Less-conditioned athletes can simply do the program in however long it takes. Just do week 1 day 1, 2, 3, 4 then week 2 day 1, 2, 3, 4, etc, resting as much as needed between days.
I’m not going to get into kettlebell technique; this program assumes you are experienced with these movements. If you need a refresher I recommend Mark Wildman, Kettlebell Hardstyle Pros, Strong First, or Rogue Fitness.
RPE7 repeats on a training board – spray wall, Moon board, Tension board, etc. Rest as much as needed between problems, 3-5 minutes. Volume of session is autoregulated, but keep it consistent week to week and save energy for conditioning. If your max on a board is V5, you can use V3 or V4s. Consider using open feet at this level. If your max on a board is V8, you will probably repeat around V4 or V5. etc. The emphasis is on successfully and smoothly repeating problems; try to send on at least 85% of tries. If you aren’t sending, the problems are too hard.
Replace with sub-limit climbing outside, around the same RPE.
RPE9 attempts on a training board. Work individual moves and rest a lot. End the session early, while you still have some gas in the tank. If you notice your power drop by 10%, the session is over.
Replace with a project session outside.
Finger training suggestions:
3 weeks: Density hangs. 2-5 reps total. 15-25mm edge; train both major grips if relevant to you, or just half-crimp. 20-30 seconds TUT or to failure. Slow, static load, low intensity. Rest 3-5 minutes between reps. Progress TUT through the cycle.
3 weeks: 1-arm recruitment pulls. 1 set each open hand and half crimp. 2-4 reps. Each pull is a few seconds to reach peak force, then pull as hard as possible for 3-5 seconds. Hold a weight in the offhand if needed to keep from lifting off. Rest 1-2 minutes between reps. This will progress by itself – just pull hard. You can use a load cell to measure these if you like.

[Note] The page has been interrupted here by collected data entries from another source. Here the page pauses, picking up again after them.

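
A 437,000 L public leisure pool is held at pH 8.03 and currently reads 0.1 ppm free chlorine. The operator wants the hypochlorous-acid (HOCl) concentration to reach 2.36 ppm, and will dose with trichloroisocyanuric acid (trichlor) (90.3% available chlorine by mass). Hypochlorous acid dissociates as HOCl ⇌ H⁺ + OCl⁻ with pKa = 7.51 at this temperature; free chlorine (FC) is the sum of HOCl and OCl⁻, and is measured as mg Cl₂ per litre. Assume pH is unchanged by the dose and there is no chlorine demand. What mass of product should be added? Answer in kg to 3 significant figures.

[OCl⁻]/[HOCl] = 10^(pH − pKa) = 10^(8.03 − 7.51) = 3.311; fraction as HOCl = 1/(1 + 3.311) = 0.2319.
Free chlorine required for 2.36 ppm HOCl: 2.36 / 0.2319 = 10.17 ppm.
FC to add: 10.17 − 0.1 = 10.07 mg/L as Cl₂.
Cl₂ equivalent: 10.07 mg/L × 437,000 L = 4403 g.
Product at 90.3% available Cl: 4403 / 0.903 = 4876 g.

4.88 kg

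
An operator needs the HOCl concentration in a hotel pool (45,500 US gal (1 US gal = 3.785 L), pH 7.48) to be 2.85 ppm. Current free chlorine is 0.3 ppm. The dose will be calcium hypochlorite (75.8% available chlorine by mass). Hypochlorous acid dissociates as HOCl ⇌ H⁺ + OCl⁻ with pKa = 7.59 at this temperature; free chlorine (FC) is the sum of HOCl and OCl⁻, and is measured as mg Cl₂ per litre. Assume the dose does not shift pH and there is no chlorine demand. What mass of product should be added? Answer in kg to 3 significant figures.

1.08 kg

Volume: 45,500 US gal × 3.785 L/gal = 172,218 L.
[OCl⁻]/[HOCl] = 10^(pH − pKa) = 10^(7.48 − 7.59) = 0.7762; fraction as HOCl = 1/(1 + 0.7762) = 0.563.
Free chlorine required for 2.85 ppm HOCl: 2.85 / 0.563 = 5.062 ppm.
FC to add: 5.062 − 0.3 = 4.762 mg/L as Cl₂.
Cl₂ equivalent: 4.762 mg/L × 172,218 L = 820.2 g.
Product at 75.8% available Cl: 820.2 / 0.758 = 1082 g.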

You can run these suggestions in either order (density -> recruitment or recruitment -> density.) I suggest choosing based on what finger training you were doing going into this program, or what you plan on doing afterward.
More advanced athletes could do add grip variety to these sessions, like using front-3 and back-3 grips instead of (or in addition to) open hand and half crimp.
Optional supplementary training:
Well-conditioned athletes may also wish to do the weighted chins/pulls and prone IYTs on day 2. These should follow the same set scheme as the KB conditioning. Rather than reducing the rest for weeks 4-6, increase the load/angle slightly.